Vale, estoy dispuesta a posar desnuda, pero usted lo hace primero para mí, me dijo. Solo tiene que recostarse aquí mismo, sobre este camastro. Bueno, necesito más vino. Ella arrastró el camastro hasta el ventanal y luego lo rodó más al fondo. Preparó luces, cámaras y sin que yo lo notara dispuso sobre una mesa pequeña sus instrumentos de disección. Me desnudé y me puse la bata grande de algodón blanco que generalmente coloco a mis modelos.

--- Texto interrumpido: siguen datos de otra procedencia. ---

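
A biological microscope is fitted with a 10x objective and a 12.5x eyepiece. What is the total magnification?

The overall magnification of a compound microscope is the product of the objective and eyepiece magnifications:
M = M_obj x M_eye = 10 x 12.5 = 125.

125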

Tan pronto me tendí y ella acercó su maletín con los instrumentos Clotilde, agitada, empezó a mover la cola, a ladrar, jadear, babear y gemir, poniéndome naturalmente muy inquieto. Entonces ella, con gran dulzura, pasó su mano por mi frente; luego tomó una brocha con jabón, agua y vi alzarse el brillo centellante de su navaja y bajar acercándose a mi cuello. Detuve su brazo con el mío. ¿Qué estás tratando de hacer, coño? ¿Una autopsia? Solo quiero afeitarte, dijo. Ya lo hice. Parece que es más fácil bregar con cadáveres, me dijo. Voy a perfeccionar tu afeitada, simplemente. Me dejé rasurar. Luego me desnudó, cubrió mi cuerpo de aceites, me dio un placentero masaje de relación total y debió haber puesto en mi rostro un paño con éter o con algún profundo soporífero, porque cuando desperté, totalmente mareado, Inés y Clotilde habían desaparecido. Me asusté, me toqué los riñones… estaban ahí. Cuando traté de incorporarme sentí un dolor profundo en las ingles, como si me estuviesen atravesando con una espada. Me miré al espejo. Mi pene estaba ahí, colgando, pero mis cojones habían desaparecido. Esa es la razón por la que he venido aquí esta tarde, a esta estación policial del barrio de Salamanca, para poner una denuncia y orden de captura contra esa mujer y su perra Clotilde, de quien sospecho que a estas horas ya se habrá tragado el cuerpo del delito.